Planners Tackle Succession
DeVoe had this to say regarding financial advisors and succession planning — that a glaring lack of it represents “an ongoing and growing problem for an industry whose average owner is estimated to be at least age 62.
Some 63% of advisors this year see the lack of succession planning as a big problem for the future of the industry, up from 56% a year earlier and around 50% in the previous three years. Another 30% said the lack of succession planning was a minor problem. In total, 93% of advisors surveyed view the lack of succession planning as a problem for the industry
Global Macro Outlook Grim
Blackrock warns of recession and more than a few analysts are questioning whether a hotly anticipated Federal Reserve pivot, away from higher rates, is more wishcasting than forecasting.
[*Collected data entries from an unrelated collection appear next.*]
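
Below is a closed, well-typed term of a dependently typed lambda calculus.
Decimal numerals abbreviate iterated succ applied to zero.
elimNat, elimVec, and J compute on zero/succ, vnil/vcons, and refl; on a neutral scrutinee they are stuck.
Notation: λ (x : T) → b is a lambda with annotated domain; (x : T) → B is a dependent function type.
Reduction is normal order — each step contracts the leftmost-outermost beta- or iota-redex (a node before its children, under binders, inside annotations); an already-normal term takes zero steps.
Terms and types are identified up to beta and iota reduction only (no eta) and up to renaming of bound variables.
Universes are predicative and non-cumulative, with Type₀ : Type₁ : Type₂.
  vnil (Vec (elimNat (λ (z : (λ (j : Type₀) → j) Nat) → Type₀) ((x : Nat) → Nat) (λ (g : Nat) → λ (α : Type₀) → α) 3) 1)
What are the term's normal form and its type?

reduced normal form:
  vnil (Vec ((z : Nat) → Nat) 1)
inferred type:
  Vec (Vec ((z : Nat) → Nat) 1) 0


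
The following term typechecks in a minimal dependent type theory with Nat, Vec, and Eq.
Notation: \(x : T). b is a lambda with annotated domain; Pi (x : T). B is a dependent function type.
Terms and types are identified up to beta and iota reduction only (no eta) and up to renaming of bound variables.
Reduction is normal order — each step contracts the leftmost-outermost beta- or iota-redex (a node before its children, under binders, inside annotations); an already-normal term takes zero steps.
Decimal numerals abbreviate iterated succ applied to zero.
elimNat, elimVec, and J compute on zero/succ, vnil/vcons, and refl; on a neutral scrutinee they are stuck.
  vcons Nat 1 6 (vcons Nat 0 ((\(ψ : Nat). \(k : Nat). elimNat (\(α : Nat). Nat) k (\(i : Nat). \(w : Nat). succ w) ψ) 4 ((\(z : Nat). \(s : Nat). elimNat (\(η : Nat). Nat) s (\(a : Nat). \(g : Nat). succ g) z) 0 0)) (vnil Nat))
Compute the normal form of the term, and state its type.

normal form:
  vcons Nat 1 6 (vcons Nat 0 4 (vnil Nat))
type:
  Vec Nat 2


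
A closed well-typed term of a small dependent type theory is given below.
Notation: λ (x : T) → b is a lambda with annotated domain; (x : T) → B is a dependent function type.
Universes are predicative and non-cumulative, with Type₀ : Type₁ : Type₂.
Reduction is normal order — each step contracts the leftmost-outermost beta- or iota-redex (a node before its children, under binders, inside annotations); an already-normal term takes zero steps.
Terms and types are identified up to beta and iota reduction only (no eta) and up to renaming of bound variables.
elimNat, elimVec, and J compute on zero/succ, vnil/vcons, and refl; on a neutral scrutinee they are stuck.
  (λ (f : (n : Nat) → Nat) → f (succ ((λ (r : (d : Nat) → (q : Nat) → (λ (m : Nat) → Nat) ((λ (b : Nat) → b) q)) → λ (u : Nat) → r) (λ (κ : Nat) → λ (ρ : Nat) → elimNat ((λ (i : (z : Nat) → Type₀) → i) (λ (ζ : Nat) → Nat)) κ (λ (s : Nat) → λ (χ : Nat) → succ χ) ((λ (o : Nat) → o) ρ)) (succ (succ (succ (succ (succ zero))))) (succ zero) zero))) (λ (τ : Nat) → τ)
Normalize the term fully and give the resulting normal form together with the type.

reduced normal form:
  succ (succ zero)
type:
  Nat
observation: the leftmost-outermost redex is a beta-redex, and normalization takes 9 steps.


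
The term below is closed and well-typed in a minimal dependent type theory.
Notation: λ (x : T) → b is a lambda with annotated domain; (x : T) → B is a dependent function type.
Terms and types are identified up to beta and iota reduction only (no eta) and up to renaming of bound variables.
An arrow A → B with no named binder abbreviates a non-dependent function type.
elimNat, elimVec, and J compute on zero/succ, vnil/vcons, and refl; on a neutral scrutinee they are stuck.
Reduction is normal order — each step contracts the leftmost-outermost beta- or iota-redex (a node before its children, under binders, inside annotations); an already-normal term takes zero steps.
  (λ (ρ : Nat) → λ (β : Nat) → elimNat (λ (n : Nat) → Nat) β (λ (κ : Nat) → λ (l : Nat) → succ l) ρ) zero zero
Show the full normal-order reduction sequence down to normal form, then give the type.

normal-order reduction:
  (λ (ρ : Nat) → λ (β : Nat) → elimNat (λ (n : Nat) → Nat) β (λ (κ : Nat) → λ (l : Nat) → succ l) ρ) zero zero
  ~> (λ (ρ : Nat) → elimNat (λ (β : Nat) → Nat) ρ (λ (n : Nat) → λ (κ : Nat) → succ κ) zero) zero
  ~> elimNat (λ (ρ : Nat) → Nat) zero (λ (β : Nat) → λ (n : Nat) → succ n) zero
  ~> zero
inferred type:
  Nat


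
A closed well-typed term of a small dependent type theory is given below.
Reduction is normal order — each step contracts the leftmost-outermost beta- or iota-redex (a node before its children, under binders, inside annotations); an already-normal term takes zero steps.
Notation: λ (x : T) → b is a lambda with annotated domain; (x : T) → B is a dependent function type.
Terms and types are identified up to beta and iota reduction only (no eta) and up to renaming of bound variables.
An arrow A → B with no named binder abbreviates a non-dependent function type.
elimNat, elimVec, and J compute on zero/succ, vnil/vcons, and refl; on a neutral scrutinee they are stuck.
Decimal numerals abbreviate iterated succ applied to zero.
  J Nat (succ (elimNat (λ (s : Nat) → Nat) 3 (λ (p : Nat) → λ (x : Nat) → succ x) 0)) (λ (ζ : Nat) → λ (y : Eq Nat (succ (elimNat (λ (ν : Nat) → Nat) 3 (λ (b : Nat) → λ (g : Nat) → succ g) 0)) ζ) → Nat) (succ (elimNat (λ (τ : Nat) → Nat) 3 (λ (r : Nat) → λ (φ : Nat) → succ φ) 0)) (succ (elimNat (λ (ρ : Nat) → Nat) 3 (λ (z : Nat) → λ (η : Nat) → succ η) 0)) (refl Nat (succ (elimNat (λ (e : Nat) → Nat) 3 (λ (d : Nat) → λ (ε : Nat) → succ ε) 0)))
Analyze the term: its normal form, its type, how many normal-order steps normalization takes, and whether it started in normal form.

normal form:
  4
the term's type:
  Nat
reduction steps (normal order): 2
already normal: no
first redex: a J iota-redex


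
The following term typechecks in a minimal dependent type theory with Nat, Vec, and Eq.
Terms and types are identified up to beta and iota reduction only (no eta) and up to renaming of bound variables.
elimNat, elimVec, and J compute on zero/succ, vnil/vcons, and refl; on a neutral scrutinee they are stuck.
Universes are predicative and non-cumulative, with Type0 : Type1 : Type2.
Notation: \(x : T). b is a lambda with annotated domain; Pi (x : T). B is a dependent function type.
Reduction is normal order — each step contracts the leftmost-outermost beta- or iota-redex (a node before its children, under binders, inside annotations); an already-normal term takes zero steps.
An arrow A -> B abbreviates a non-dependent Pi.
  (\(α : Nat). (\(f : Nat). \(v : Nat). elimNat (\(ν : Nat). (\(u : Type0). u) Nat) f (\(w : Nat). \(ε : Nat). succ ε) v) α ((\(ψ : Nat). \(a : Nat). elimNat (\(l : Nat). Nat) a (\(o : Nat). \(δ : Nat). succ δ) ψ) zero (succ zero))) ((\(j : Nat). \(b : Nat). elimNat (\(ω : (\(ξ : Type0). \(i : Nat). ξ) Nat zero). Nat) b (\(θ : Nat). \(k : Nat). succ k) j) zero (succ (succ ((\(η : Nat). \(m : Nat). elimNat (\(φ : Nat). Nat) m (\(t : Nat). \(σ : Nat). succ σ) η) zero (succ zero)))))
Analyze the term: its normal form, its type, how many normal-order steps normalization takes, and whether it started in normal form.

resulting normal form:
  succ (succ (succ (succ zero)))
inferred type:
  Nat
steps to reach normal form (normal order): 17
term was already normal: no
first redex: a beta-redex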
Expect global growth to come in shy of 2% in 2023, more than a few economists have said in year-ahead forecasts, citing problems in Europe and China.
Markets, battered as they have been, still seem too complacent with respect to inflation.
BNY Mellon Investment Management said growth as measured by economic output is likely to fall in 2023. Inflation will probably fall, but relatively slowly, remaining above target for some time, BNY Mellon said, per Bloomberg.
Assessing Risk Aggressively
Risk management became a buzz term after the 2008-2009 credit market collapse and, in more recent years, conversations between advisors and clients have tended to emphasize individualized risk-tolerance levels.
Expect the risk-centric, through-a-risk-manager's lens approach to advisory to only continue to drive discussions. In a study conducted by BlackRock two years ago, nearly two-thirds of advisors said they either always or often show how portfolio risks and returns align with client objectives and risk profiles, according to BankersLife.
Additionally, some 71% of advisors said discussing risk helped their clients stay invested during volatile periods.
Financial advisors openly discussing risk will be a trend; and tools, ways and means to measure and convey an asset's riskiness should evolve to new levels of innovation and creativity, similar to the way next-generation statistics are driving coaching decisions in professional sports, industry members said.